The Components of Comprehensive Website Design

If you’re in need of a website for your business, you may say you want something that resembles a website you visit a lot. You probably have an idea of the big picture of the design. You can visualize what you want the final website to look like, but you might not have put much thought into the individual components. This way of looking at a website is similar to viewing the forest and not the individual trees. However, you have to look at each of the components—the trees—in order to actually create this website. Here are the components of website design and what you need to consider about each.

Copywriting

The text on your website is one of the most important components, but it’s often overlooked because the visuals can be so overpowering. While images, videos, and other graphics should grab your attention, it’s usually the text that provides most of the information to your visitors. Text also helps search engines find and categorize your website. If your text isn’t search engine optimized and useful to human readers, your website may quickly be forgotten.

Visual Design

The visual design and layout of your website needs to be smooth, easy on the eye, and unobtrusive to the other elements on the page. You want everything laid out in such a way that it’s not overpowering or confusing.

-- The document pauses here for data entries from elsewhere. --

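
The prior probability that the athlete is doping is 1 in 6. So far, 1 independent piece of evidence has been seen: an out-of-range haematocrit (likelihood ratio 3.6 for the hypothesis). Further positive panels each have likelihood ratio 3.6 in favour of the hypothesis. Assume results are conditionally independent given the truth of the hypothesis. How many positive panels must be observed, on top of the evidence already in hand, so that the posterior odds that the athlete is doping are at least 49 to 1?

Prior odds = (1/6)/(5/6) = 0.2.
Bayes factor of the evidence already in hand = 3.6.
Odds after that evidence = 0.2 × 3.6 = 0.72.
Target odds = 49.
Need 3.6ⁿ ≥ 49 ÷ 0.72 = 1225/18.
3.6³ = 46.656 falls short of 1225/18 but 3.6⁴ = 167.9616 reaches it, so n = 4.

4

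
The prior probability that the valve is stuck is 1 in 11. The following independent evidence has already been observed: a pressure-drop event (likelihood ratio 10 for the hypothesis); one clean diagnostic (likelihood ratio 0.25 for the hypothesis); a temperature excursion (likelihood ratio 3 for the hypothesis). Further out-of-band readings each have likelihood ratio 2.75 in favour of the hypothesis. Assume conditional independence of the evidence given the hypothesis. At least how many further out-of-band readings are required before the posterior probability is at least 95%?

4

Prior odds = (1/11)/(10/11) = 0.1.
Combined Bayes factor of the evidence already in hand = 10 × 0.25 × 3 = 7.5.
Odds after that evidence = 0.1 × 7.5 = 0.75.
Target odds = 0.95/0.05 = 19.
Need 2.75ⁿ ≥ 19 ÷ 0.75 = 76/3.
2.75³ = 20.796875 falls short of 76/3 but 2.75⁴ = 57.19140625 reaches it, so n = 4.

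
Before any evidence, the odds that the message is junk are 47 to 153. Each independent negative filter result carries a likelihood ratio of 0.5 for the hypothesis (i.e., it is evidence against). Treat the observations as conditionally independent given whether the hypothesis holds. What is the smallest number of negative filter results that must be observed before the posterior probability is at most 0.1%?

Prior odds = 47/153.
Likelihood ratio per negative filter result = 0.5.
Target odds: 0.001 ÷ 0.999 = 1/999.
Require 0.5ⁿ ≤ 1/999 ÷ (47/153) = 17/5217.
0.5⁸ = 0.00390625 is still above 17/5217 but 0.5⁹ = 0.001953125 is at or below it, so n = 9.

9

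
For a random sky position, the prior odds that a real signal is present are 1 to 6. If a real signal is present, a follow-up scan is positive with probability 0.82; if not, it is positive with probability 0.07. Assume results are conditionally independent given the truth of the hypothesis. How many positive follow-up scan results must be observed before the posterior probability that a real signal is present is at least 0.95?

2

Prior odds = 1/6.
Likelihood ratio of a positive = 0.82/0.07 = 82/7.
Target odds: 0.95 ÷ 0.05 = 19.
Require (82/7)ⁿ ≥ 19 ÷ (1/6) = 114.
(82/7)¹ = 82/7 falls short of 114 but (82/7)² = 6724/49 reaches it, so n = 2.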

Someone looking at your website should know in what sequence to look at things on the site. The background should be very unobtrusive and shouldn’t pull attention away from the visuals or text on the page. The same is true of the navigation system.

User Experience

Designing the user’s experience on your website isn’t something that just happens. A great web design company in Los Angeles will actually start with thinking about what experience a user should have when he or she is on your webpage. Do you want users to simply read information or do you want them to take some kind of action? How should your website and each page on it make the user feel? Does your website provide a unified experience? All of the pages on your site need to work together in such a way that the user doesn’t feel lost or jarred when moving from page to page.

Interactive Design

How does a visitor interact with your website? This includes how he or she gathers information from your site, how he or she navigates through the various pages, and how he or she purchases products, books services, and contacts you. All of these different components must work seamlessly together. If the end user experience that comes from interacting with your website is confusing, difficult, or irritating, the user may abandon your site and move on to a competitor who has a much more user-friendly website.

You can’t always assume the same interactive design that one website uses will work for another website, even if that website is similar. Different companies, products, services, and locations can all impact how someone interacts with your site and what works for those users.